On the maximum ratio between chromatic number and clique number
Igor Araujo, Rafael Filipe, Rafael Miyazaki
TL;DR
This work investigates the maximum possible ratio χ(G)/ω(G) over n-vertex graphs, encapsulated in f(n). It forges a direct link between f(n) and Ramsey-number behavior by introducing g(n) and analyzing its liminf/limsup via L = liminf log R(k,k)/k and M = limsup log R(s,t)/√(st), yielding both lower and upper bounds.

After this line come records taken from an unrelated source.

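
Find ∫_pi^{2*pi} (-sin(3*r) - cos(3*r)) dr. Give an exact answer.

2/3

An antiderivative is F(r) = -sin(3*r)/3 + cos(3*r)/3.
Then F(2*pi) - F(pi) = (1/3) - (-1/3) = 2/3.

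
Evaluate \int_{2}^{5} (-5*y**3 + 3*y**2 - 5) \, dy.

By the power rule, an antiderivative is F(y) = -5*y**4/4 + y**3 - 5*y.
Then F(5) - F(2) = (-2725/4) - (-22) = -2637/4.

-2637/4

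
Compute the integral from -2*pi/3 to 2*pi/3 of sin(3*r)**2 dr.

2*pi/3

Use the identity sin^2(3*r) = (1 - cos(6*r))/2.
An antiderivative is F(r) = r/2 - sin(6*r)/12.
Then F(2*pi/3) - F(-2*pi/3) = (pi/3) - (-pi/3) = 2*pi/3.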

Unconditionally, the authors prove f(n) ≤ (3.71943+o(1)) n/(log n)^2, and, assuming a weak multicolor Ramsey Diagonal Conjecture, obtain f(n) ≤ (3.70831+o(1)) n/(log n)^2, representing the first improvement on Erdős’s asymptotics. The results hinge on Ramsey-number bounds, a greedy coloring lemma, and entropy-based optimization to bound log R(s,t) and its impact on χ/ω. The findings illuminate a path toward tightening the constant in Erdős’s bound through Ramsey-theoretic advances.
Abstract
Let $f(n)$ be the maximum, over all graphs $G$ on $n$ vertices, of the ratio $\frac{χ(G)}{ω(G)}$, where $χ(G)$ denotes the chromatic number of $G$ and $ω(G)$ the clique number of $G$. In 1967, Erdős showed that \[ \Big( \frac{1}{4} +o(1) \Big) \frac{n}{(\log_2 n)^2} \le f(n) \le \big( 4+o(1) \big) \frac{n}{(\log_2 n)^2} .\] We show that \[ f(n) \le \big(c+o(1)\big) \frac{n}{(\log_2 n)^2}\] for some $c<3.72$. This follows from recent improvements in the asymptotics of Ramsey numbers and is the first improvement in the asymptotics of $f(n)$ established by Erdős.